Creative Analysis

The articles for this week’s discussion touched on issues in composition that I feel are directly related to the separation of English departments and creative writing programs in the academy. Studying Literature (capital L) seems to denote a certain type of critical writing that often dismisses ‘creative’ composition as less rigorous or less all together. This binary seems rather paradoxical at times considering students of literature, obviously, study canonical works of art. Furthermore, this separation seems to have trickled down to the students. For example, in my class my students definitely seem to have an understanding that there is a ‘serious’ type of writing that involves analysis and a ‘less serious’ type of writing that is creative.

Gemmarino relates this distinction to conceptions of what is considered professional in the field of English studies. The idea that we can rethink the way we teach students how to think critically by using creative writing as a tool to “de-essentialize” our stagnant notions of what it means to critically think does undo this professionalism in many ways.
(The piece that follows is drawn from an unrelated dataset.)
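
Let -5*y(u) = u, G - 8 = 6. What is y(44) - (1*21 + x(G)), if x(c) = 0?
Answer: -149/5 ≈ -29.800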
However, the classroom activities that Gammarino offers as examples seem like a fantastic way to bridge the supposed gap between what it means to write about/analyze a text and to craft a text. I particularly liked Melbye’s serious play writing activity and I think that students can use this triangulation to reflect on the relationship between the creative works, analysis, and their own ability to create and respond to their own work and the work of their peers.

I also found the student journal responses in the Bishop article to be, in a way, more interesting than the discussions between the theorists themselves. Bishop points out their confusion between the terms essay and story and also their very blatant fears about what skills they will need to be what they think is a writer. I thought that these entries were great examples of how students can and should interrogate what it means for them to be a writer. This also could allow students to problematize the term itself; make it their own!

While this all sounds lovely, the distinctions still remain as terminological boundaries. They exist. Furthermore, there are certain type of ‘writing situations’ that require a certain type of writing. This is more about communication than it is about genre. I don’t deny that these writing situations can be classed but I don’t necessarily think that these distinctions are implemented in a ‘top down’ fashion. There are undoubtedly different ways to write and think about writing. In other words, we write for different reasons- with different goals. Our personal goal for the writing may sometimes be the distinguishing factor. Writing a critical piece does require entirely different rhetorical skills than writing creatively. This doesn’t mean that I devalue (or that anyone should devalue) creative writing and the role of creative writing in the art of composition.

Nevertheless, I don’t think that the ways in which we distinguish our rhetoric must exist inside the realm of what Hesse would call “Imperialist composition” Creative writing should absolutely be integrated into a composition course for the very reason that composing a piece of writing-any piece of writing- IS a craft, which is the pivotal point for Hesse’s essay. ‘Crafting’ gives students ownership over their work and also, I think, can help students see their analytical work or rhetorical responses as a craft (as an art) as well. (Which is something for which I advocate!) I suppose I would pose the question: are there any negative results for dropping these boundaries or distinctions entirely? For example, if we could break this binary, what would that mean for our profession as such considering the bulk of what we write is actually expository, research based, analysis? Does marrying these two distinctions and ultimately fields, in some ways, reduce the very analytical act of critical theory in literature?